I haven’t followed a magazine pattern in over a decade at this point, and I’ve almost never successfully finished a sweater that is knit in pieces (I think that honor goes to Demi, which I never wear, because as lovely as it is, it just doesn’t suit me), so this is going to be an adventure! I got tripped up by my lack of practice reading magazine-style pattern instructions (they’re…terse) and had to rip out my first attempt, but once I figured out what the pattern was asking me to do, it’s been smooth sailing! The stitch pattern is actually quite simple to memorize, so I can fly now!

Back to where I was on Perfin before I ripped it out because I was doing the decreases wrong.

I’m very curious how warm this sweater will actually be, given that it is mostly holes. But I like the look of the “mesh” (it reminds me of my Thalia shawl), and it IS wool, so I’m sure I’ll be able to wear it at least some of our colder months.

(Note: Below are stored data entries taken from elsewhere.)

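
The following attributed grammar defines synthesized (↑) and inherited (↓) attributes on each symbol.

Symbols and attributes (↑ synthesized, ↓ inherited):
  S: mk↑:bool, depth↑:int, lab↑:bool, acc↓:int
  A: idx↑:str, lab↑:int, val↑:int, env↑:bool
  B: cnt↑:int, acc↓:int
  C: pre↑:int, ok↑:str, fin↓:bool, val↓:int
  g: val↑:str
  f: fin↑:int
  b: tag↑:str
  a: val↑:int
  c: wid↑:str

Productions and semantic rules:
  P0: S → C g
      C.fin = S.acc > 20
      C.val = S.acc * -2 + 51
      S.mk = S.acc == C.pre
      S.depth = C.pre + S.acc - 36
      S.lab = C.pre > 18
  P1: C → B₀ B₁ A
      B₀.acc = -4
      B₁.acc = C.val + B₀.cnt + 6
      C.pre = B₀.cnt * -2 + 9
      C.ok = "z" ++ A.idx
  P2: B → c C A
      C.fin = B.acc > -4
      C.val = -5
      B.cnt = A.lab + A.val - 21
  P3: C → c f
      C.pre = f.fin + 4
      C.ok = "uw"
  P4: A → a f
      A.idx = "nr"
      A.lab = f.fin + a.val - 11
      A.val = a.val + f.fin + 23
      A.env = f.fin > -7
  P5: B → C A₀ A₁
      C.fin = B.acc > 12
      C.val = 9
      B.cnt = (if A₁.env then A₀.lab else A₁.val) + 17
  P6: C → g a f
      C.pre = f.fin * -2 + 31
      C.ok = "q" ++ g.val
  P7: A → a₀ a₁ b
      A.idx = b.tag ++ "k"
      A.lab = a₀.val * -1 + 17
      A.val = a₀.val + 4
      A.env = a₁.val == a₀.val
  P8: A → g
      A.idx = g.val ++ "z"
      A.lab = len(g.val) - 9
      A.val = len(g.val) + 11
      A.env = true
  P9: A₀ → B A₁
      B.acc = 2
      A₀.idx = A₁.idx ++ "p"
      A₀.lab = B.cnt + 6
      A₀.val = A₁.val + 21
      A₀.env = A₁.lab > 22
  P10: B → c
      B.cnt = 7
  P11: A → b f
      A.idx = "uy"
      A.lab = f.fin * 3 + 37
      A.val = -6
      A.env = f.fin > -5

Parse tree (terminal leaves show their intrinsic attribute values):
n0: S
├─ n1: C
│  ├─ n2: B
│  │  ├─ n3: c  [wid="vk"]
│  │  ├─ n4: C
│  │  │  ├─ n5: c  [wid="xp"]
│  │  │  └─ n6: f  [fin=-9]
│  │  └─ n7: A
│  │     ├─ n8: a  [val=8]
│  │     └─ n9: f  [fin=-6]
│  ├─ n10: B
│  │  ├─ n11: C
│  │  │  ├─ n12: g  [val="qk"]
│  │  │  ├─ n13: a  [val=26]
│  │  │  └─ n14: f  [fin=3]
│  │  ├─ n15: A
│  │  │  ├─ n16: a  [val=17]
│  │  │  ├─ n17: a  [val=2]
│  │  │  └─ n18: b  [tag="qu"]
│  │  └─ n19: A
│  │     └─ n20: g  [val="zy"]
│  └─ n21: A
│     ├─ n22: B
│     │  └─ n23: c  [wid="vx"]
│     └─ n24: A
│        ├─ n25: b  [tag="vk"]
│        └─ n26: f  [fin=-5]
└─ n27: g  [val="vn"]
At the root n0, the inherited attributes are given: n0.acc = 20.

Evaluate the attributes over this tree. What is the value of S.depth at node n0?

1. n0.acc = 20  [given at root]
2. n1.fin = false  [S.acc > 20]
3. n1.val = 11  [S.acc * -2 + 51]
4. n2.acc = -4  [-4]
5. n3.wid = "vk"  [terminal]
6. n4.fin = false  [B.acc > -4]
7. n4.val = -5  [-5]
8. n5.wid = "xp"  [terminal]
9. n6.fin = -9  [terminal]
10. n4.pre = -5  [f.fin + 4]
11. n4.ok = "uw"  ["uw"]
12. n8.val = 8  [terminal]
13. n9.fin = -6  [terminal]
14. n7.idx = "nr"  ["nr"]
15. n7.lab = -9  [f.fin + a.val - 11]
16. n7.val = 25  [a.val + f.fin + 23]
17. n7.env = true  [f.fin > -7]
18. n2.cnt = -5  [A.lab + A.val - 21]
19. n10.acc = 12  [C.val + B₀.cnt + 6]
20. n11.fin = false  [B.acc > 12]
21. n11.val = 9  [9]
22. n12.val = "qk"  [terminal]
23. n13.val = 26  [terminal]
24. n14.fin = 3  [terminal]
25. n11.pre = 25  [f.fin * -2 + 31]
26. n11.ok = "qqk"  ["q" ++ g.val]
27. n16.val = 17  [terminal]
28. n17.val = 2  [terminal]
29. n18.tag = "qu"  [terminal]
30. n15.idx = "quk"  [b.tag ++ "k"]
31. n15.lab = 0  [a₀.val * -1 + 17]
32. n15.val = 21  [a₀.val + 4]
33. n15.env = false  [a₁.val == a₀.val]
34. n20.val = "zy"  [terminal]
35. n19.idx = "zyz"  [g.val ++ "z"]
36. n19.lab = -7  [len(g.val) - 9]
37. n19.val = 13  [len(g.val) + 11]
38. n19.env = true  [true]
39. n10.cnt = 17  [(if A₁.env then A₀.lab else A₁.val) + 17]
40. n22.acc = 2  [2]
41. n23.wid = "vx"  [terminal]
42. n22.cnt = 7  [7]
43. n25.tag = "vk"  [terminal]
44. n26.fin = -5  [terminal]
45. n24.idx = "uy"  ["uy"]
46. n24.lab = 22  [f.fin * 3 + 37]
47. n24.val = -6  [-6]
48. n24.env = false  [f.fin > -5]
49. n21.idx = "uyp"  [A₁.idx ++ "p"]
50. n21.lab = 13  [B.cnt + 6]
51. n21.val = 15  [A₁.val + 21]
52. n21.env = false  [A₁.lab > 22]
53. n1.pre = 19  [B₀.cnt * -2 + 9]
54. n1.ok = "zuyp"  ["z" ++ A.idx]
55. n27.val = "vn"  [terminal]
56. n0.mk = false  [S.acc == C.pre]
57. n0.depth = 3  [C.pre + S.acc - 36]
58. n0.lab = true  [C.pre > 18]

3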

In a couple of weeks, we’ll be heading up to Wisconsin to visit my family, and I’m not sure what projects to bring with me – as much as I’d love to work on a sweater while I’m on vacation, I’m not sure that’s compatible with packing light, so my tentative plan is to knit as much as I can on sweaters until then, not touch my current Willow Cowl, and then work on Willow Cowls (since I have at least one other skein I’d like to turn into one) while I’m traveling. But we’ll see!



Gamaldags is all done! And it’s chilly enough today that I actually WANT to be wearing it!


Ravelry Project Page
Pattern: Gamaldags by Hélène Magnússon
Yarn: Lettlopi in Ash Grey, Spring Green Heather, Glacier Blue Heather, and custom-dyed hot pink, red, and yellow yarns from The Icelandic Knitter
Needles: Size 7 for the stockinette portions, and size 6 for the ribbing.
Time to knit: Just over 1 month


I am really happy with how it turned out. I experimented with a new-to-me button band finish this time; for the band with buttonholes, I used Kate Davies style i-cord button holes, which matched nicely with the i-cord bind-off I’d done on the button band. I really like the look of 1×1 rib bound off with a 2 stitch i-cord, and I’m really happy with how neat the buttonholes look, too!

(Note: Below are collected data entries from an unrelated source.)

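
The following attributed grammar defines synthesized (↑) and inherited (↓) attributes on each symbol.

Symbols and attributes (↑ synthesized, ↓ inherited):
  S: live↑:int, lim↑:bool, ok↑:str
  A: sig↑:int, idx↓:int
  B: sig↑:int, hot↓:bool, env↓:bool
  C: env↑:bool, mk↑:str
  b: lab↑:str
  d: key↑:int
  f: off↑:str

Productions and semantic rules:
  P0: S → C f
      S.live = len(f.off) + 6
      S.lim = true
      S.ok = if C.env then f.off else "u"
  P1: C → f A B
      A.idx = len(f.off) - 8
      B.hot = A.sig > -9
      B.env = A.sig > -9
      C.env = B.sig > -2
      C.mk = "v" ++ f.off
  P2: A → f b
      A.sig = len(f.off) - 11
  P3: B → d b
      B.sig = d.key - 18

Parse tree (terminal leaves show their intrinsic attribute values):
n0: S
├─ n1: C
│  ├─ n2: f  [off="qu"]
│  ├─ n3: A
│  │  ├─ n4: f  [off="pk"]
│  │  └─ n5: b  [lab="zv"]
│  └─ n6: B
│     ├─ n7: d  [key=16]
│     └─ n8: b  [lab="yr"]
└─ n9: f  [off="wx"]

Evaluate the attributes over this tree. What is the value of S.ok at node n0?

1. n2.off = "qu"  [terminal]
2. n3.idx = -6  [len(f.off) - 8]
3. n4.off = "pk"  [terminal]
4. n5.lab = "zv"  [terminal]
5. n3.sig = -9  [len(f.off) - 11]
6. n6.hot = false  [A.sig > -9]
7. n6.env = false  [A.sig > -9]
8. n7.key = 16  [terminal]
9. n8.lab = "yr"  [terminal]
10. n6.sig = -2  [d.key - 18]
11. n1.env = false  [B.sig > -2]
12. n1.mk = "vqu"  ["v" ++ f.off]
13. n9.off = "wx"  [terminal]
14. n0.live = 8  [len(f.off) + 6]
15. n0.lim = true  [true]
16. n0.ok = "u"  [if C.env then f.off else "u"]

"u"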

The other thing I love is the 1×1 rib folded neckband, which is something I’ve added to a few other sweaters because I just love it so much – it looks great, but it’s also so very comfortable for me to wear! I really enjoy the little bit of added weight (hey, my kid didn’t get her Sensory Processing Disorder and need for deep pressure from nowhere!), and it feels sturdy without reducing the stretch.

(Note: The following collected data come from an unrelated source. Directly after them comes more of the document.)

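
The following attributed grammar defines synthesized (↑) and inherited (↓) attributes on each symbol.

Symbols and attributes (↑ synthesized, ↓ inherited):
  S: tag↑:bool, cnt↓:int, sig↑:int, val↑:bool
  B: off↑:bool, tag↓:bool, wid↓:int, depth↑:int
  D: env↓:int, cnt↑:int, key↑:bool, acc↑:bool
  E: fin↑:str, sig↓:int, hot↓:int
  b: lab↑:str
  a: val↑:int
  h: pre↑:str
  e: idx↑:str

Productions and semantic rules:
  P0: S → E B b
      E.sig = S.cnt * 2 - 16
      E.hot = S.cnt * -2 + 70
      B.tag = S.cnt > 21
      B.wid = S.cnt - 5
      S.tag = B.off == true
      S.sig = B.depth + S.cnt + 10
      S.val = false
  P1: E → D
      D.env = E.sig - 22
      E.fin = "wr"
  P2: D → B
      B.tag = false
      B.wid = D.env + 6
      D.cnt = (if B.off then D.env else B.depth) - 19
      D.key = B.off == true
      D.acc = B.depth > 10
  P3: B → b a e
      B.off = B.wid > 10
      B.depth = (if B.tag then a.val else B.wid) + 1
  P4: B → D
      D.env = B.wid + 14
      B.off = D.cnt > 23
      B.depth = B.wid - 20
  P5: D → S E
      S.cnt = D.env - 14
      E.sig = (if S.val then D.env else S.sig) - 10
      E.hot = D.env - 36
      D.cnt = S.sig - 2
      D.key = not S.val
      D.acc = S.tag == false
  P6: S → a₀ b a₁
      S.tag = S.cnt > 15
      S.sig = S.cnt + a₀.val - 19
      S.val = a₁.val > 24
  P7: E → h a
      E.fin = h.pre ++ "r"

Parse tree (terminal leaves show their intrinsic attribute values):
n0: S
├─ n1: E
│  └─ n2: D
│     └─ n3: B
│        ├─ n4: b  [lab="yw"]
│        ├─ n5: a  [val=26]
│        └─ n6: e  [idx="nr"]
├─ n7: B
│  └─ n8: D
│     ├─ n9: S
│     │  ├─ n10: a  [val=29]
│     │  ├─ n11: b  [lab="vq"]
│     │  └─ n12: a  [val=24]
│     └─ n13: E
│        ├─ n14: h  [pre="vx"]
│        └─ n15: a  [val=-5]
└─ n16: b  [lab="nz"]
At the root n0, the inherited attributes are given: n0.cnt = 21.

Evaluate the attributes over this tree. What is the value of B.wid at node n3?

1. n0.cnt = 21  [given at root]
2. n1.sig = 26  [S.cnt * 2 - 16]
3. n1.hot = 28  [S.cnt * -2 + 70]
4. n2.env = 4  [E.sig - 22]
5. n3.tag = false  [false]
6. n3.wid = 10  [D.env + 6]
7. n4.lab = "yw"  [terminal]
8. n5.val = 26  [terminal]
9. n6.idx = "nr"  [terminal]
10. n3.off = false  [B.wid > 10]
11. n3.depth = 11  [(if B.tag then a.val else B.wid) + 1]
12. n2.cnt = -8  [(if B.off then D.env else B.depth) - 19]
13. n2.key = false  [B.off == true]
14. n2.acc = true  [B.depth > 10]
15. n1.fin = "wr"  ["wr"]
16. n7.tag = false  [S.cnt > 21]
17. n7.wid = 16  [S.cnt - 5]
18. n8.env = 30  [B.wid + 14]
19. n9.cnt = 16  [D.env - 14]
20. n10.val = 29  [terminal]
21. n11.lab = "vq"  [terminal]
22. n12.val = 24  [terminal]
23. n9.tag = true  [S.cnt > 15]
24. n9.sig = 26  [S.cnt + a₀.val - 19]
25. n9.val = false  [a₁.val > 24]
26. n13.sig = 16  [(if S.val then D.env else S.sig) - 10]
27. n13.hot = -6  [D.env - 36]
28. n14.pre = "vx"  [terminal]
29. n15.val = -5  [terminal]
30. n13.fin = "vxr"  [h.pre ++ "r"]
31. n8.cnt = 24  [S.sig - 2]
32. n8.key = true  [not S.val]
33. n8.acc = false  [S.tag == false]
34. n7.off = true  [D.cnt > 23]
35. n7.depth = -4  [B.wid - 20]
36. n16.lab = "nz"  [terminal]
37. n0.tag = true  [B.off == true]
38. n0.sig = 27  [B.depth + S.cnt + 10]
39. n0.val = false  [false]

10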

1x1 rib neckline plus added shortrows

In that picture, you can also see where I added a set of short rows in the yellow + green stripe section just below the neckband. I *really* hate necklines that sag in the back (and remain eternally confused by tops and dresses with v-backs or scoop-backs…like, the thought of wearing a top like that literally sends shivers down my spine!) so I’ve learned that I sometimes need to stick in an extra set of short rows just below the neckband to counteract that.

Yay, Gamaldags!

I think this is a sweater that will get worn quite a bit in the colder month. The light grey combined with the bright colors fits into my wardrobe really well; the light blue, light green, and hot pink in particular are colors I wear frequently, and this sweater matches ALL of those. Hooray!